This week’s release, Vishal Bhardwaj’s Saat Khoon Maaf (based on a Ruskin Bond story) brings out a character unique to Hindi cinema — the female serial killer. It’s interesting to note, that Priyanka Chopra who plays a woman who murders seven husbands, also, at the start of her career, played a female boss, accused of sexual harassment by her male subordinate in Aitraaz. She also played an ambitious model who has what it takes to make it to the top, in Fashion. It does look like the petite actress is the face of the contemporary woman who is not afraid to let the darkness within seep out.
Which is not to say that killers and stalkers are rolemodels of strength — not by any stretch of the imagination — but Hindi cinema has for years confined the woman to impossible heights of goodness; submissiveness, sacrifice and saintliness being the most desired qualities. The model for this almost unreal woman is seen in Mother India. The woman, who had the strength not just to struggle against grinding poverty, but to be totally upright and chaste when faced with starvation, yet is so perfect a mother that she could kill her own wayward son for not adhering to her measure of goodness. For years after this, actresses yearned to play Mother India, to be put on pedestals and revered for their perfection.

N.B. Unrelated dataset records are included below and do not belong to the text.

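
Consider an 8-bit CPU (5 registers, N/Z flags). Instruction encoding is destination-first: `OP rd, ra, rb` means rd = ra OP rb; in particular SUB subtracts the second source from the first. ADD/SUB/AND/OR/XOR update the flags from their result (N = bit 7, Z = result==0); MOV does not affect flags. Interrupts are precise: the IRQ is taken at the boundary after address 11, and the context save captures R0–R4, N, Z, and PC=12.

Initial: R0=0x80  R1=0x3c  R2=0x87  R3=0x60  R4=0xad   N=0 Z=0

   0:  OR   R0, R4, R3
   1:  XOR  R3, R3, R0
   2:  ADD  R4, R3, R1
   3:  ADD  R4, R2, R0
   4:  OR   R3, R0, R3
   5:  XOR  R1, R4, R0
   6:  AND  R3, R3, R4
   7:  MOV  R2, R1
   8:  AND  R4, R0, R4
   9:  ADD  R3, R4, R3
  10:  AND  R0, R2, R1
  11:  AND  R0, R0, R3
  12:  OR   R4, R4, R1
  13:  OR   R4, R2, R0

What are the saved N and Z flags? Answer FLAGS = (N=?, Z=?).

after  0: R0=0xed R1=0x3c R2=0x87 R3=0x60 R4=0xad  N=1 Z=0
after  1: R0=0xed R1=0x3c R2=0x87 R3=0x8d R4=0xad  N=1 Z=0
after  2: R0=0xed R1=0x3c R2=0x87 R3=0x8d R4=0xc9  N=1 Z=0
after  3: R0=0xed R1=0x3c R2=0x87 R3=0x8d R4=0x74  N=0 Z=0
after  4: R0=0xed R1=0x3c R2=0x87 R3=0xed R4=0x74  N=1 Z=0
after  5: R0=0xed R1=0x99 R2=0x87 R3=0xed R4=0x74  N=1 Z=0
after  6: R0=0xed R1=0x99 R2=0x87 R3=0x64 R4=0x74  N=0 Z=0
after  7: R0=0xed R1=0x99 R2=0x99 R3=0x64 R4=0x74  N=0 Z=0
after  8: R0=0xed R1=0x99 R2=0x99 R3=0x64 R4=0x64  N=0 Z=0
after  9: R0=0xed R1=0x99 R2=0x99 R3=0xc8 R4=0x64  N=1 Z=0
after 10: R0=0x99 R1=0x99 R2=0x99 R3=0xc8 R4=0x64  N=1 Z=0
after 11: R0=0x88 R1=0x99 R2=0x99 R3=0xc8 R4=0x64  N=1 Z=0
-- IRQ taken; context saved, return-PC = 12 --

FLAGS = (N=1, Z=0)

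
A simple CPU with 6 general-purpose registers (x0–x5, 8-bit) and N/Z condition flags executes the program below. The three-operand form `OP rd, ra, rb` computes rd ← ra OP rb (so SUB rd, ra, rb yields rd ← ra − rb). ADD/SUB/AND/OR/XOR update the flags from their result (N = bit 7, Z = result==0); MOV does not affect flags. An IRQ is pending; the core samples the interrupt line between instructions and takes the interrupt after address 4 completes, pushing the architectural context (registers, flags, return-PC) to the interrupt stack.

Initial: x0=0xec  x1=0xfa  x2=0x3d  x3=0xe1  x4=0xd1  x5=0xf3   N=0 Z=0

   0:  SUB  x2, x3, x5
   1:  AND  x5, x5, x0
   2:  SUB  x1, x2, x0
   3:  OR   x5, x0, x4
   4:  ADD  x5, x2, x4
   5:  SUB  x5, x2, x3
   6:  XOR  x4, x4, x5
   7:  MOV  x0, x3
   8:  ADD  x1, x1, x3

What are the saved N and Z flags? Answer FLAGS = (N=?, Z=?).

FLAGS = (N=1, Z=0)

after  0: x0=0xec x1=0xfa x2=0xee x3=0xe1 x4=0xd1 x5=0xf3  N=1 Z=0
after  1: x0=0xec x1=0xfa x2=0xee x3=0xe1 x4=0xd1 x5=0xe0  N=1 Z=0
after  2: x0=0xec x1=0x02 x2=0xee x3=0xe1 x4=0xd1 x5=0xe0  N=0 Z=0
after  3: x0=0xec x1=0x02 x2=0xee x3=0xe1 x4=0xd1 x5=0xfd  N=1 Z=0
after  4: x0=0xec x1=0x02 x2=0xee x3=0xe1 x4=0xd1 x5=0xbf  N=1 Z=0
-- IRQ taken; context saved, return-PC = 5 --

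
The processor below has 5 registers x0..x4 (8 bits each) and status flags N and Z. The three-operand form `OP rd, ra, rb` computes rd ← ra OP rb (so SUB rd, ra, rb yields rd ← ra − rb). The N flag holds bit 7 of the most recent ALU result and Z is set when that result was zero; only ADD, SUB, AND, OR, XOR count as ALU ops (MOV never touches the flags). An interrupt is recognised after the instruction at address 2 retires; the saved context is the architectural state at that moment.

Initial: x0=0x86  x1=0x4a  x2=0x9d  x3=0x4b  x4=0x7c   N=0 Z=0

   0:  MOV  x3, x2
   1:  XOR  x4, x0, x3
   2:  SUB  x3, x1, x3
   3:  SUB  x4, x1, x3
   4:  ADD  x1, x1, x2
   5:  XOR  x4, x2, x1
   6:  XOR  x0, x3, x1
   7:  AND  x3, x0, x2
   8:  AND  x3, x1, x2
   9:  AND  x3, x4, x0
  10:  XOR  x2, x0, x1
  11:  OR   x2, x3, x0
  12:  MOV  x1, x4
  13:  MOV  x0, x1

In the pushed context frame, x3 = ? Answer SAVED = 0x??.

after  0: x0=0x86 x1=0x4a x2=0x9d x3=0x9d x4=0x7c  N=0 Z=0
after  1: x0=0x86 x1=0x4a x2=0x9d x3=0x9d x4=0x1b  N=0 Z=0
after  2: x0=0x86 x1=0x4a x2=0x9d x3=0xad x4=0x1b  N=1 Z=0
-- IRQ taken; context saved, return-PC = 3 --

SAVED = 0xad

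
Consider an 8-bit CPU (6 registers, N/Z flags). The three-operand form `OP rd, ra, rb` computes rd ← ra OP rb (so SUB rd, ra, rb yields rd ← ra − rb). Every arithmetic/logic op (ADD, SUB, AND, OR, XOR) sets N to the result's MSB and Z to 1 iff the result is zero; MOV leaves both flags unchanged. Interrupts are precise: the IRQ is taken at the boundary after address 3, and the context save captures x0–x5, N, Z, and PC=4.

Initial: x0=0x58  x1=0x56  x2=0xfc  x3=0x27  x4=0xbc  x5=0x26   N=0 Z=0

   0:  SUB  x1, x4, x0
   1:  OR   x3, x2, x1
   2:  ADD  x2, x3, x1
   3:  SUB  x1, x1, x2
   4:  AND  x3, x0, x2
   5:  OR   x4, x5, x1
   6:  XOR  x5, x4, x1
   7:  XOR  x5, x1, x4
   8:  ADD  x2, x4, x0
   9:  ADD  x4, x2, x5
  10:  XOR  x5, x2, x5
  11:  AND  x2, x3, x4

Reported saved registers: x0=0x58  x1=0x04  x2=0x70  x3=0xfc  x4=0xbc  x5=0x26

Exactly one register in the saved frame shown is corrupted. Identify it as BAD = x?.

after  0: x0=0x58 x1=0x64 x2=0xfc x3=0x27 x4=0xbc x5=0x26  N=0 Z=0
after  1: x0=0x58 x1=0x64 x2=0xfc x3=0xfc x4=0xbc x5=0x26  N=1 Z=0
after  2: x0=0x58 x1=0x64 x2=0x60 x3=0xfc x4=0xbc x5=0x26  N=0 Z=0
after  3: x0=0x58 x1=0x04 x2=0x60 x3=0xfc x4=0xbc x5=0x26  N=0 Z=0
-- IRQ taken; context saved, return-PC = 4 --
mismatch: x2: reported 0x70 vs actual 0x60

BAD = x2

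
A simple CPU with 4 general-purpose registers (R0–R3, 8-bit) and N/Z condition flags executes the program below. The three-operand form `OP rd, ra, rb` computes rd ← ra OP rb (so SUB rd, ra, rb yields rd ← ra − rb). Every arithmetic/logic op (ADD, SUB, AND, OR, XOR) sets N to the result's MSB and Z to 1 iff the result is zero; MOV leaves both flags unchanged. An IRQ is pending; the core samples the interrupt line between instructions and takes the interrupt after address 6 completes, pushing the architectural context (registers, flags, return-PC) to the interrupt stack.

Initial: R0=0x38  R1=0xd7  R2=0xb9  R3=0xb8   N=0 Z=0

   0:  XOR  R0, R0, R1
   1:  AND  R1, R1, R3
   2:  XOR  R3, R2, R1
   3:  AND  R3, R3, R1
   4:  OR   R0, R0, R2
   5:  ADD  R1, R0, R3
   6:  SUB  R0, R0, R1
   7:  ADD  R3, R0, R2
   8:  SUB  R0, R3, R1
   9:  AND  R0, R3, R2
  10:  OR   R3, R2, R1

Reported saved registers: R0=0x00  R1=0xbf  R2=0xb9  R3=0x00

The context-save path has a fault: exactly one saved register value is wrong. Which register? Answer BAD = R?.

after  0: R0=0xef R1=0xd7 R2=0xb9 R3=0xb8  N=1 Z=0
after  1: R0=0xef R1=0x90 R2=0xb9 R3=0xb8  N=1 Z=0
after  2: R0=0xef R1=0x90 R2=0xb9 R3=0x29  N=0 Z=0
after  3: R0=0xef R1=0x90 R2=0xb9 R3=0x00  N=0 Z=1
after  4: R0=0xff R1=0x90 R2=0xb9 R3=0x00  N=1 Z=0
after  5: R0=0xff R1=0xff R2=0xb9 R3=0x00  N=1 Z=0
after  6: R0=0x00 R1=0xff R2=0xb9 R3=0x00  N=0 Z=1
-- IRQ taken; context saved, return-PC = 7 --
mismatch: R1: reported 0xbf vs actual 0xff

BAD = R1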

The evil that women could do was always allowed to be expressed by the vamp — the gangster’s moll, the cabaret dancer, the courtesan, or the wicked mother-in-law exercising her power over a hapless bahu in the domestic domain. Almost all of them repented or died with apology on their lips. It was unthinkable to have a woman who was wicked, because she enjoyed not being a paragon of virtue.
If at all the good woman went on the rampage it was because she had been pushed beyond endurance — her husband or family was harmed, her child endangered, or her modesty outraged. Then she had the right to hunt down and kill the men who did it, preferably when there was no man around to do it for her (Phool Bane Angarey), or a devoted unsexed man around to handle the really dirty business (The Godmother).
Hindi cinema has had very few unrepentant femme fatales. And hardly any who got away with murder unpunished and guiltfree — not even Mallika Sherawat.